Trump gratulierte Bolsonaro zum großen Wahlsieg und lobte seinen Gast für viele gemeinsame Ansichten und "großen Mut". Er habe Brasilien "zusammengebracht". Das stimmt allerdings nicht, das Land ist nach dem schmutzigen Wahlkampf politisch noch immer zerrissen und leidet unter den Folgen. Bolsonaro selbst wurde kurz vor der Wahl Opfer eines Attentats. Trump lobt auch den ebenfalls anwesenden Sohn Eduardo Bolsonaro für dessen "fantastischen Job" und lässt ihn aufstehen wie einen Schuljungen. Bolsonaros Familie steht derzeit unter enormem Druck wegen mutmaßlicher Verwicklungen in die Tötung der afrobrasilianischen Bürgerrechtlerin Marielle Franco in Rio de Janeiro vor einem Jahr.
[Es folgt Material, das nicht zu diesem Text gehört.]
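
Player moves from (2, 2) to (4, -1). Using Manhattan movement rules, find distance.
5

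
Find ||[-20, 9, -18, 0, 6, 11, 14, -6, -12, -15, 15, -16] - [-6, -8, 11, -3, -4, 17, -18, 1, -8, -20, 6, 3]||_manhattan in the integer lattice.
155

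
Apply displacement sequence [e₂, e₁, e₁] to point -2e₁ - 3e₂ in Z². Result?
(0, -2)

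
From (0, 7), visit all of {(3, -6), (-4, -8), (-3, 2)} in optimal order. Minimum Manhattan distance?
28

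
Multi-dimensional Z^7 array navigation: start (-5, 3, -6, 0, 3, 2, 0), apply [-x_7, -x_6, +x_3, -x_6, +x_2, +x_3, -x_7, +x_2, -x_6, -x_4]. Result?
(-5, 5, -4, -1, 3, -1, -2)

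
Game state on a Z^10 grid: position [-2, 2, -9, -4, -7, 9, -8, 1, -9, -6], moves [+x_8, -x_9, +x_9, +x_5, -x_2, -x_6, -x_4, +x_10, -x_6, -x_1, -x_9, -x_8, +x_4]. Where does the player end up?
(-3, 1, -9, -4, -6, 7, -8, 1, -10, -5)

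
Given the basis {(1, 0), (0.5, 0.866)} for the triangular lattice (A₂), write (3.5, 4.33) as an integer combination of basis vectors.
b₁ + 5b₂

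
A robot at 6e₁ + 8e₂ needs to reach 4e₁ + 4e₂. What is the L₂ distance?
4.47214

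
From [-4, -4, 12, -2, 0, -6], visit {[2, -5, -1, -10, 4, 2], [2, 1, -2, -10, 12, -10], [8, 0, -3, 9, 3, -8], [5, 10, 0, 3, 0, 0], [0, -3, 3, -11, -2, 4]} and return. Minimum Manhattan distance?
196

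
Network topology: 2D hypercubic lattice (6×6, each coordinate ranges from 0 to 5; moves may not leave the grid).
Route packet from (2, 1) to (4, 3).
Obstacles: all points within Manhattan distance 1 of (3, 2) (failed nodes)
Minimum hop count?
8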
Großes Amerika, großes Brasilien

Bolsonaro nennt sich einen "Verehrer" der Vereinigten Staaten, was sich nach der Wahl Trumps noch verstärkt habe. Zudem lobt er sich als ersten "nicht antiamerikanischen Präsidenten Brasiliens seit Jahrzehnten" und sagt, er werde das Geschäftsklima radikal verändern. US-Bürger sollen zudem in Zukunft ohne Visum einreisen dürfen. Trump lobt: "Wenn wir reinen Tisch haben, sind amerikanische Unternehmen bereit." Die USA unterstützten auch Brasiliens Bestrebungen, der Organisation für wirtschaftliche Zusammenarbeit und Entwicklung (OECD) beizutreten.

Wir wollen ein "großes Amerika", aber auch ein "großes Brasilien", sagt Bolsonaro. Das passt zur Anweisung seines Bildungsministers, der vor wenigen Wochen brasilianische Schulen anwies, Schüler morgens vor dem Unterricht die Nationalhymne singen zu lassen sowie Bolsonaros Wahlkampfslogan "Brasilien über alles, Gott über allem" vorzutragen.
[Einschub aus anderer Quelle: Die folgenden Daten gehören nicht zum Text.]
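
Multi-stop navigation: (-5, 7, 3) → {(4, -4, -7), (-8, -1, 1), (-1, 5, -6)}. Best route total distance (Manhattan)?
48
(one optimal route: (-5, 7, 3) → (-8, -1, 1) → (-1, 5, -6) → (4, -4, -7))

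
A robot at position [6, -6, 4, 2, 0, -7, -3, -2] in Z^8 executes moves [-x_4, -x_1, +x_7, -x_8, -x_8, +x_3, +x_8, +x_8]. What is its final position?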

Als ein Reporter den brasilianischen Präsidenten fragt, was es denn für die Beziehungen der beiden Ländern bedeuten würde, wenn bei der US-Wahl 2020 die oppositionellen Demokraten, also die Sozialisten gewönnen, sagt Bolsonaro zunächst das Übliche: Brasilien werde jedes Votum respektieren. Dann fügt er hinzu: "Ich bin vollkommen überzeugt, dass Trump wiedergewählt wird." Da unterbricht ihn sein Gastgeber mit "Danke, ich stimme zu" - und Bolsonaro darf wieder breit und auch ein bisschen stolz lächeln.